A SA MAJESTÉ MARIE-CHRISTINE
Reine Régente d'Espagne
Vous avez pris des mains d'un auguste mourant
—Qui vous avait choisie, un jour, pour sa compagne
Et qui de ses sujets fut Je doux conquérant—
Le sceptre altier sous qui bat le cœur de l'Espagne.
Vous l'avez recueilli pour votre jeune enfant.
C'était un legs bien lourd, ô grande et noble veuve !
Aussi, devant la croix avez-vous bien souvent
Déposé ce fardeau, subi comme une épreuve.
Bien souvent, à genoux au pied du crucifix,
Dans votre Escurial que la gloire environne,
Vous demandiez au roi des rois que votre fils
Fût digne de porter le sceptre et la couronne.
Et pour lui vous faisiez maint rêve ambitieux ;
Vous le voyiez bientôt régner seul sur l'Empire,
Entouré du rayon qui ceint le front des dieux,
Et partout acclamé par un peuple en délire.
Mais, tandis que, les yeux fixés sur l'enfant-roi,
Vous caressiez, un jour, quelque rose chimère,
O reine, vous avez soudain frémi d'effroi,
Senti l'angoisse entrer dans votre cœur de mère.

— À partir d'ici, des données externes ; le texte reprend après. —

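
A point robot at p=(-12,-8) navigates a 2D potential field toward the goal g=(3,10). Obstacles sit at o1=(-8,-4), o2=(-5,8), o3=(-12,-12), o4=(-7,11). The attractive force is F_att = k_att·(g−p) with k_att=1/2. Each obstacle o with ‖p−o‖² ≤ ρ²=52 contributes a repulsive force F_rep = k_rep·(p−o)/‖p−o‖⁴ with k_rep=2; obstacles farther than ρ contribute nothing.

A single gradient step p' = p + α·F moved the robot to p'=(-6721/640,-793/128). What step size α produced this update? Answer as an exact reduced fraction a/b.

F_att = 1/2·(g−p) = 1/2·(15,18) = (7.5000,9.0000)
o1: d²=32 ≤ ρ²=52; F_rep = 2·(-4,-4)/32² = (-0.0078,-0.0078)
o2: d²=305 > ρ²=52 → inactive
o3: d²=16 ≤ ρ²=52; F_rep = 2·(0,4)/16² = (0.0000,0.0312)
o4: d²=386 > ρ²=52 → inactive
F = F_att + ΣF_rep = (7.4922,9.0234)
Δp = p'−p = (1.4984,1.8047); α = Δx/Fx = (959/640) / (959/128) = 1/5
check: Δy/Fy = (231/128) / (1155/128) = 1/5 ✓

α = 1/5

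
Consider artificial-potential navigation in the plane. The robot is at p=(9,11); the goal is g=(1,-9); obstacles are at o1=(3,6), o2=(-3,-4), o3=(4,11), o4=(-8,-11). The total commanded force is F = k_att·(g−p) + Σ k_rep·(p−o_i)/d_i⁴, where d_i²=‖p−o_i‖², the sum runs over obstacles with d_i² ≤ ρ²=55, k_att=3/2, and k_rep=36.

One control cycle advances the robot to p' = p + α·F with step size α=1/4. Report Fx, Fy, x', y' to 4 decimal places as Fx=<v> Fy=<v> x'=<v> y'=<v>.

Fx=-11.7120 Fy=-30.0000 x'=6.0720 y'=3.5000

F_att = 3/2·(g−p) = 3/2·(-8,-20) = (-12.0000,-30.0000)
o1: d²=61 > ρ²=55 → inactive
o2: d²=369 > ρ²=55 → inactive
o3: d²=25 ≤ ρ²=55; F_rep = 36·(5,0)/25² = (0.2880,0.0000)
o4: d²=773 > ρ²=55 → inactive
F = F_att + ΣF_rep = (-11.7120,-30.0000)
p' = p + 1/4·F = (6.0720,3.5000)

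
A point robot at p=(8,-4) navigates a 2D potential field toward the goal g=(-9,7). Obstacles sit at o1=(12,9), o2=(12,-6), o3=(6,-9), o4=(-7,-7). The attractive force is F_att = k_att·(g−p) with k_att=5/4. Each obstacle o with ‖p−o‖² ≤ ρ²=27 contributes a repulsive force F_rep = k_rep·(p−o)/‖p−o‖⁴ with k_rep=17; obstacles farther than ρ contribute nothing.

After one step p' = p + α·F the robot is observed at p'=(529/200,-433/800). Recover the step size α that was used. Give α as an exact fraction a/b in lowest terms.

F_att = 5/4·(g−p) = 5/4·(-17,11) = (-21.2500,13.7500)
o1: d²=185 > ρ²=27 → inactive
o2: d²=20 ≤ ρ²=27; F_rep = 17·(-4,2)/20² = (-0.1700,0.0850)
o3: d²=29 > ρ²=27 → inactive
o4: d²=234 > ρ²=27 → inactive
F = F_att + ΣF_rep = (-21.4200,13.8350)
Δp = p'−p = (-5.3550,3.4588); α = Δx/Fx = (-1071/200) / (-1071/50) = 1/4
check: Δy/Fy = (2767/800) / (2767/200) = 1/4 ✓

α = 1/4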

A travers l'Océan une brise venait
De vous jeter des bruits dont l'écho nous désole :
Le vautour de la guerre à ce moment planait
Sur un coin isolé de la terre espagnole.
Vous avez tressailli d'un douloureux émoi,
Mais votre front n'a pas fléchi sous la couronne ;
Et, l'âme retrempée aux ondes de la foi,
Vous êtes demeurée aussi ferme que bonne.